California Cultural and Historic Endowment supports famous Sierra Train restoration

The Sierra Railway steam locomotive No. 3 went into business in 1897 when it pulled its first passenger train through California’s Gold Country.  Sierra No.3 really hit its stride though when Hollywood moviemakers, after first using it in 1919’s Red Glove, made it the star of 200 movies and television programs in the 20th century. 

Sierra No. 3 has been in High Noon, The Great Race, Bound for Glory, Back to the Future III and Unforgiven.  It has also appeared on television, in Lone Ranger, Tales of Wells Fargo, Petticoat Junction, Rawhide, Death Valley Days, Lassie, Gunsmoke, Bonanza, The Wild, Wild West, Little House on the Prairie and in various commercials. 

Today, Sierra No. 3, one of the most recognizable steam locomotives in the world, needs critical restoration work.  It lies dismantled in Railtown 1897 State Historic Park in historic Jamestown, California’s only preserved steam-era shortline railroad roundhouse complex.

A grant from the California Cultural and Historic Endowment (CCHE) will help fund the restoration Sierra No. 3 so critically needs.  

In its Round Two grant distribution, the CCHE allowed $300,000 to the California State Railroad Museum Foundation (CSRMF), to help restore Sierra No. 3 to its 1929 appearance; to bring the locomotive into compliance with new Federal Railroad Administration (FRA) operating standards; to display and interpret it at Railtown 1897 SHP; and to steam it up for Hollywood events, excursion rides, and new filming engagements. 

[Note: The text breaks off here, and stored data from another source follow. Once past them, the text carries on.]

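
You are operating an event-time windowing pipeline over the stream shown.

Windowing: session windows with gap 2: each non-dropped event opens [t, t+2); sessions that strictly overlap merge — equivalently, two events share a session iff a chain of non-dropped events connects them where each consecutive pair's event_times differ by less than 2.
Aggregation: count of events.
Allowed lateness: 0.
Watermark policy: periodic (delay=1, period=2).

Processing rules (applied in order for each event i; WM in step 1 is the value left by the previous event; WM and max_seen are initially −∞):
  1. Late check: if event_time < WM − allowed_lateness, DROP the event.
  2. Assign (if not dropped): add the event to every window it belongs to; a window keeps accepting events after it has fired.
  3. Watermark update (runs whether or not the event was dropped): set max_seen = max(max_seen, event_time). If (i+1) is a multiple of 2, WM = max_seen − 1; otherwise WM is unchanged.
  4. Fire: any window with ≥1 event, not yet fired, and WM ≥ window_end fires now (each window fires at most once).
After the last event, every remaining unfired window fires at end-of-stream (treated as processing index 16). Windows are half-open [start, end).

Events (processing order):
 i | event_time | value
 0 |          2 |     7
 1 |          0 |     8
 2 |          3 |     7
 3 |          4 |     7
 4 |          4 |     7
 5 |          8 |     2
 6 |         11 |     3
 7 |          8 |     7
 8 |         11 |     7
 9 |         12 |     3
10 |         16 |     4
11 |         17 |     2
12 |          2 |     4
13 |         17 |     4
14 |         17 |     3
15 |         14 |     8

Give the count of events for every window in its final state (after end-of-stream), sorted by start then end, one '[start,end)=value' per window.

[0,2)=1 [2,6)=4 [8,10)=2 [11,14)=3 [16,19)=4

i=0 t=2 v=7: → [2,4); WM=−∞
i=1 t=0 v=8: → [0,2); WM=1
i=2 t=3 v=7: → [2,5); WM=1
i=3 t=4 v=7: → [2,6); WM=3
i=4 t=4 v=7: → [2,6); WM=3
i=5 t=8 v=2: → [8,10); WM=7
i=6 t=11 v=3: → [11,13); WM=7
i=7 t=8 v=7: → [8,10); WM=10
i=8 t=11 v=7: → [11,13); WM=10
i=9 t=12 v=3: → [11,14); WM=11
i=10 t=16 v=4: → [16,18); WM=11
i=11 t=17 v=2: → [16,19); WM=16
i=12 t=2 v=4: DROP (t<16-0); WM=16
i=13 t=17 v=4: → [16,19); WM=16
i=14 t=17 v=3: → [16,19); WM=16
i=15 t=14 v=8: DROP (t<16-0); WM=16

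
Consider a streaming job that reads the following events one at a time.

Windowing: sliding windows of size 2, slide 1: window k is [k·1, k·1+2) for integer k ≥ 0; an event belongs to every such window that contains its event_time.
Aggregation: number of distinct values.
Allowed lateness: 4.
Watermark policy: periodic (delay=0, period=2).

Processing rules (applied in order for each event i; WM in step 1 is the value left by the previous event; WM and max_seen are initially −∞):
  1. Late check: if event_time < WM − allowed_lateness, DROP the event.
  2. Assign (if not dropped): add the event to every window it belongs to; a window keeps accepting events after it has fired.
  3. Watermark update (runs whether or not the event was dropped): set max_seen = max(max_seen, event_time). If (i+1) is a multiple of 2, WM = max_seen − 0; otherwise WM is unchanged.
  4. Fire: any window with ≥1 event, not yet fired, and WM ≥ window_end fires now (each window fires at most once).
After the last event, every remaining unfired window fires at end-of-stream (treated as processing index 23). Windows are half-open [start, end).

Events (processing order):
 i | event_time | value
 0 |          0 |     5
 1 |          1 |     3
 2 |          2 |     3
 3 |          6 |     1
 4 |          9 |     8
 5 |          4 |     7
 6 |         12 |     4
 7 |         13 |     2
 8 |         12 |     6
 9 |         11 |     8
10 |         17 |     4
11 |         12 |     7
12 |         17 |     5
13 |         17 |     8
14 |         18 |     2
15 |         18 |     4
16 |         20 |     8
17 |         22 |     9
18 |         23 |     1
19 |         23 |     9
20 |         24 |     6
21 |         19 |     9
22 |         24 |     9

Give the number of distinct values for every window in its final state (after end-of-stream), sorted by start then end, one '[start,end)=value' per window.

[0,2)=2 [1,3)=1 [2,4)=1 [3,5)=1 [4,6)=1 [5,7)=1 [6,8)=1 [8,10)=1 [9,11)=1 [10,12)=1 [11,13)=4 [12,14)=4 [13,15)=1 [16,18)=3 [17,19)=4 [18,20)=3 [19,21)=2 [20,22)=1 [21,23)=1 [22,24)=2 [23,25)=3 [24,26)=2

i=0 t=0 v=5: → [0,2); WM=−∞
i=1 t=1 v=3: → [1,3),[0,2); WM=1
i=2 t=2 v=3: → [2,4),[1,3); WM=1
i=3 t=6 v=1: → [6,8),[5,7); WM=6; [0,2) fires=2 [1,3) fires=1 [2,4) fires=1
i=4 t=9 v=8: → [9,11),[8,10); WM=6
i=5 t=4 v=7: → [4,6),[3,5); WM=9; [3,5) fires=1 [4,6) fires=1 [5,7) fires=1 [6,8) fires=1
i=6 t=12 v=4: → [12,14),[11,13); WM=9
i=7 t=13 v=2: → [13,15),[12,14); WM=13; [8,10) fires=1 [9,11) fires=1 [11,13) fires=1
i=8 t=12 v=6: → [12,14),[11,13); WM=13
i=9 t=11 v=8: → [11,13),[10,12); WM=13; [10,12) fires=1
i=10 t=17 v=4: → [17,19),[16,18); WM=13
i=11 t=12 v=7: → [12,14),[11,13); WM=17; [12,14) fires=4 [13,15) fires=1
i=12 t=17 v=5: → [17,19),[16,18); WM=17
i=13 t=17 v=8: → [17,19),[16,18); WM=17
i=14 t=18 v=2: → [18,20),[17,19); WM=17
i=15 t=18 v=4: → [18,20),[17,19); WM=18; [16,18) fires=3
i=16 t=20 v=8: → [20,22),[19,21); WM=18
i=17 t=22 v=9: → [22,24),[21,23); WM=22; [17,19) fires=4 [18,20) fires=2 [19,21) fires=1 [20,22) fires=1
i=18 t=23 v=1: → [23,25),[22,24); WM=22
i=19 t=23 v=9: → [23,25),[22,24); WM=23; [21,23) fires=1
i=20 t=24 v=6: → [24,26),[23,25); WM=23
i=21 t=19 v=9: → [19,21),[18,20); WM=24; [22,24) fires=2
i=22 t=24 v=9: → [24,26),[23,25); WM=24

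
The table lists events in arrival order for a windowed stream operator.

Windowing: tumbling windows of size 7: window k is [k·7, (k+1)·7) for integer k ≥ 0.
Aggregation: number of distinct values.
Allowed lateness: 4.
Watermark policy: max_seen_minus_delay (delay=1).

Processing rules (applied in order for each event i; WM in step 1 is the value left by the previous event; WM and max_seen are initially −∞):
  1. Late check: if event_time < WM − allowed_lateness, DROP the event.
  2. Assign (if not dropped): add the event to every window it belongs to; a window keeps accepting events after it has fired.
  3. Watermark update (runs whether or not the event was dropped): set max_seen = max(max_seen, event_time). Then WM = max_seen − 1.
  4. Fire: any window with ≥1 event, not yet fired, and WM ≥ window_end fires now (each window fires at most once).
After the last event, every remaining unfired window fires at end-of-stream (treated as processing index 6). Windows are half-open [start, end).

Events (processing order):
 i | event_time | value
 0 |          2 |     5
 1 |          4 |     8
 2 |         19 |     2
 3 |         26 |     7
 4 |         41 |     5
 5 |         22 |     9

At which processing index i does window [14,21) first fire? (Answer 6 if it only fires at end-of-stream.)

i=0 t=2 v=5: → [0,7); WM=1
i=1 t=4 v=8: → [0,7); WM=3
i=2 t=19 v=2: → [14,21); WM=18; [0,7) fires=2
i=3 t=26 v=7: → [21,28); WM=25; [14,21) fires=1
i=4 t=41 v=5: → [35,42); WM=40; [21,28) fires=1
i=5 t=22 v=9: DROP (t<40-4); WM=40

3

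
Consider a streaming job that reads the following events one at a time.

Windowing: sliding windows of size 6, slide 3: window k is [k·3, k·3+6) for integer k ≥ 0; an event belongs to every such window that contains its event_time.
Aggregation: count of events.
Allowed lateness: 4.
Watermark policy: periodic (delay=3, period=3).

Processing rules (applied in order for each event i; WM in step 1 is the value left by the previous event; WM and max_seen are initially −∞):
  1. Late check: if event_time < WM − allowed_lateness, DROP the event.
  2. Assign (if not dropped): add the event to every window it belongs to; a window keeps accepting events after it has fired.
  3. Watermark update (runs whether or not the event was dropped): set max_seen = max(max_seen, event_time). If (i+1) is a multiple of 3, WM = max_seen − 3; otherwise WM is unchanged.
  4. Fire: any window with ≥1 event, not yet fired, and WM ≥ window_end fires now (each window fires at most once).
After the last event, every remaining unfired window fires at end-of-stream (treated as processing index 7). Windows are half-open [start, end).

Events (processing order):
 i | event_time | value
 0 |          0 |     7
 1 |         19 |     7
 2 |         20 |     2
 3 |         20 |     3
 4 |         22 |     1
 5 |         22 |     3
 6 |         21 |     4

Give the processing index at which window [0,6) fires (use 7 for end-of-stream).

i=0 t=0 v=7: → [0,6); WM=−∞
i=1 t=19 v=7: → [18,24),[15,21); WM=−∞
i=2 t=20 v=2: → [18,24),[15,21); WM=17; [0,6) fires=1
i=3 t=20 v=3: → [18,24),[15,21); WM=17
i=4 t=22 v=1: → [21,27),[18,24); WM=17
i=5 t=22 v=3: → [21,27),[18,24); WM=19
i=6 t=21 v=4: → [21,27),[18,24); WM=19

2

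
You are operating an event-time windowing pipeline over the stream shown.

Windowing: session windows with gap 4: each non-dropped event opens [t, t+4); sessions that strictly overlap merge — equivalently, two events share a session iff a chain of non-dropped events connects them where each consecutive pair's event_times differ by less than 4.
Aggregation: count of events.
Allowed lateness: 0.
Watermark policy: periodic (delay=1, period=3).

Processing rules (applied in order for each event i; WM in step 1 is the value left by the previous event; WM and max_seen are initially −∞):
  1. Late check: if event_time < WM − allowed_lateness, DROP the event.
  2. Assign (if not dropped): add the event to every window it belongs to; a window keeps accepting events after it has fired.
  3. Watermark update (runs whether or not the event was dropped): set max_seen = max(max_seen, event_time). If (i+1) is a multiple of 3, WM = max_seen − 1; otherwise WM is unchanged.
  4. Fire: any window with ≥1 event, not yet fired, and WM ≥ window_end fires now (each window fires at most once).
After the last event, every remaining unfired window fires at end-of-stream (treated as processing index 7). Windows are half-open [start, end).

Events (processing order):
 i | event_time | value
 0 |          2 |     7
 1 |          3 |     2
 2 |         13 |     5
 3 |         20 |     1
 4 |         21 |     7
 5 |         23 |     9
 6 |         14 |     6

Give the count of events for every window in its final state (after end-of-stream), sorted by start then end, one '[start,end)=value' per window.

[2,7)=2 [13,17)=1 [20,27)=3

i=0 t=2 v=7: → [2,6); WM=−∞
i=1 t=3 v=2: → [2,7); WM=−∞
i=2 t=13 v=5: → [13,17); WM=12
i=3 t=20 v=1: → [20,24); WM=12
i=4 t=21 v=7: → [20,25); WM=12
i=5 t=23 v=9: → [20,27); WM=22
i=6 t=14 v=6: DROP (t<22-0); WM=22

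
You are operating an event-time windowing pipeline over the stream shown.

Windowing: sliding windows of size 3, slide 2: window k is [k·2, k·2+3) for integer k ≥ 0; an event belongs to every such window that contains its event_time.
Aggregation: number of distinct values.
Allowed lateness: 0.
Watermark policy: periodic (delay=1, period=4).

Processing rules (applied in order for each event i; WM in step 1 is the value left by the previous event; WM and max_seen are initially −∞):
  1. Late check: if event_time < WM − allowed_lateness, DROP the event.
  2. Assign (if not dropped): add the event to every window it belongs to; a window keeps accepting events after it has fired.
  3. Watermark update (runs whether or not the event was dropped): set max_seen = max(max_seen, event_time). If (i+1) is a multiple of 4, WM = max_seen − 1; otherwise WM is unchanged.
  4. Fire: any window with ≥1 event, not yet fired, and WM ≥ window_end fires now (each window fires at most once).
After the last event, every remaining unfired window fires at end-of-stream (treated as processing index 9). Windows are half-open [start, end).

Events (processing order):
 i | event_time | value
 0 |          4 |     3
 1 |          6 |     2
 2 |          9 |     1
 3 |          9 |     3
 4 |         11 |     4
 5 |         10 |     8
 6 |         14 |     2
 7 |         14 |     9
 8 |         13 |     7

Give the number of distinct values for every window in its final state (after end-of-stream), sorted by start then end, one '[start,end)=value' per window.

[2,5)=1 [4,7)=2 [6,9)=1 [8,11)=3 [10,13)=2 [12,15)=3 [14,17)=2

i=0 t=4 v=3: → [4,7),[2,5); WM=−∞
i=1 t=6 v=2: → [6,9),[4,7); WM=−∞
i=2 t=9 v=1: → [8,11); WM=−∞
i=3 t=9 v=3: → [8,11); WM=8; [2,5) fires=1 [4,7) fires=2
i=4 t=11 v=4: → [10,13); WM=8
i=5 t=10 v=8: → [10,13),[8,11); WM=8
i=6 t=14 v=2: → [14,17),[12,15); WM=8
i=7 t=14 v=9: → [14,17),[12,15); WM=13; [6,9) fires=1 [8,11) fires=3 [10,13) fires=2
i=8 t=13 v=7: → [12,15); WM=13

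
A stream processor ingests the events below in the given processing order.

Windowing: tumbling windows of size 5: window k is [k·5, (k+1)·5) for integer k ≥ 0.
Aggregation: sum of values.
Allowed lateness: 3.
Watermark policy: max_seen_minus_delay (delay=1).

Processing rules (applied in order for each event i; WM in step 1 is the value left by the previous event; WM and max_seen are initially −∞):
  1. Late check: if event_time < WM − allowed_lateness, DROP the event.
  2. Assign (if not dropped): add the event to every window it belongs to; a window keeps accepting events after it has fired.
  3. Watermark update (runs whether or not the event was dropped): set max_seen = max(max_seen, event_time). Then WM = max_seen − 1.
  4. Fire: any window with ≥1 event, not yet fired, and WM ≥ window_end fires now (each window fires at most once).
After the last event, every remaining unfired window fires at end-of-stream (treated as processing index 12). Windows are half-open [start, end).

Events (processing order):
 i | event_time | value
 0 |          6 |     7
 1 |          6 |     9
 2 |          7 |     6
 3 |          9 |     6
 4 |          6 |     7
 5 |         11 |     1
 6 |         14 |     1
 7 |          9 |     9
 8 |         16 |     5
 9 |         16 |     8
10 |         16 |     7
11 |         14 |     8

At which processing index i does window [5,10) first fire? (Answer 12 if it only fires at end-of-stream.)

5

i=0 t=6 v=7: → [5,10); WM=5
i=1 t=6 v=9: → [5,10); WM=5
i=2 t=7 v=6: → [5,10); WM=6
i=3 t=9 v=6: → [5,10); WM=8
i=4 t=6 v=7: → [5,10); WM=8
i=5 t=11 v=1: → [10,15); WM=10; [5,10) fires=35
i=6 t=14 v=1: → [10,15); WM=13
i=7 t=9 v=9: DROP (t<13-3); WM=13
i=8 t=16 v=5: → [15,20); WM=15; [10,15) fires=2
i=9 t=16 v=8: → [15,20); WM=15
i=10 t=16 v=7: → [15,20); WM=15
i=11 t=14 v=8: → [10,15); WM=15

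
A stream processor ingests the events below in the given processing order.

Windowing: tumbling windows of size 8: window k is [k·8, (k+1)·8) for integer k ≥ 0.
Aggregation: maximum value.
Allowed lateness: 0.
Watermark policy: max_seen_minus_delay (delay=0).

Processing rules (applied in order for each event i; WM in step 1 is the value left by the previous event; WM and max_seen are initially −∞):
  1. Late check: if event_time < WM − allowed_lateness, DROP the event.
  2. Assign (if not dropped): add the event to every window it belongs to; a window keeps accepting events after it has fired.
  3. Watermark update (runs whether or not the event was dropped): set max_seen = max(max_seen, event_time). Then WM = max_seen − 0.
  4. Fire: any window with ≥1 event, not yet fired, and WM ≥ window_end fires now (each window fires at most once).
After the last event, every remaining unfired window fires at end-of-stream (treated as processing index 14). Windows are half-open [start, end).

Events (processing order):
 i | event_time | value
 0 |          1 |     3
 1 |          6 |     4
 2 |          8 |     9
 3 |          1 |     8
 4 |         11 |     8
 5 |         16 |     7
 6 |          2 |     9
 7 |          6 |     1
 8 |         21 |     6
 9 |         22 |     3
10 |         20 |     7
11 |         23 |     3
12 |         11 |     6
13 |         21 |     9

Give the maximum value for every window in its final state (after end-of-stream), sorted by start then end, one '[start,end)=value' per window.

i=0 t=1 v=3: → [0,8); WM=1
i=1 t=6 v=4: → [0,8); WM=6
i=2 t=8 v=9: → [8,16); WM=8; [0,8) fires=4
i=3 t=1 v=8: DROP (t<8-0); WM=8
i=4 t=11 v=8: → [8,16); WM=11
i=5 t=16 v=7: → [16,24); WM=16; [8,16) fires=9
i=6 t=2 v=9: DROP (t<16-0); WM=16
i=7 t=6 v=1: DROP (t<16-0); WM=16
i=8 t=21 v=6: → [16,24); WM=21
i=9 t=22 v=3: → [16,24); WM=22
i=10 t=20 v=7: DROP (t<22-0); WM=22
i=11 t=23 v=3: → [16,24); WM=23
i=12 t=11 v=6: DROP (t<23-0); WM=23
i=13 t=21 v=9: DROP (t<23-0); WM=23

[0,8)=4 [8,16)=9 [16,24)=7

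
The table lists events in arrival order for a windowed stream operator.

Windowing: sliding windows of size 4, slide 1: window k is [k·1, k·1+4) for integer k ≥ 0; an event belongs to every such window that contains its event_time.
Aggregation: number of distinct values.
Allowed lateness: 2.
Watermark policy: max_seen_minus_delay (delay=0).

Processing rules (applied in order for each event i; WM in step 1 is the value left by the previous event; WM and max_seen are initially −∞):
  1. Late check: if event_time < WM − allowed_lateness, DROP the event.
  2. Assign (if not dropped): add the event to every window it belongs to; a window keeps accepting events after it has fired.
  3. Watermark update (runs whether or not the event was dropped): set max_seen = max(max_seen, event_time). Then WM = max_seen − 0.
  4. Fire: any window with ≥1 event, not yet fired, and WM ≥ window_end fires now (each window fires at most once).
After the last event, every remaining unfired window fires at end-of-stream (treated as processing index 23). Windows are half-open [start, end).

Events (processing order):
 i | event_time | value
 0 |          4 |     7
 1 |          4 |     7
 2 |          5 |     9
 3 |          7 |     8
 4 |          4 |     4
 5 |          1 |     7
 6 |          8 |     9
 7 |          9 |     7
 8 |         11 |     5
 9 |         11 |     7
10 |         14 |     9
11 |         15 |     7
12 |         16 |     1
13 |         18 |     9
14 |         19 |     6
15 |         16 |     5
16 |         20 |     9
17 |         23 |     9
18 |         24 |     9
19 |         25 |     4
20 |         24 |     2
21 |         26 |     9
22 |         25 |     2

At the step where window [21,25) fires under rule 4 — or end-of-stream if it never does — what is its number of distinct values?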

The restored Sierra No. 3 will enhance heritage tourism and historic preservation in Tuolumne County.   Sierra No. 3 will draw to rural California children, teachers, adult learners, and tourists who want to see this “movie star.” While in Railtown 1897 State Historic Park, visitors will discover the rich cultural legacy of California’s railroads.

For more information about Railtown 1897 State Historic Park please visit

About the California Cultural and Historical Endowment

In 2002, the California Cultural and Historical Endowment (CCHE) was created to support the “acquisition, development, preservation, and interpretation of buildings, structures, sites, places, and artifacts that preserve and demonstrate culturally significant aspects of California's history and for grants for these purposes.” The CCHE Endowment is responsible for distributing $122 million in Proposition 40 funds.  Seventy-eight million has been allocated and the remaining $43 million will be allocated in 2007.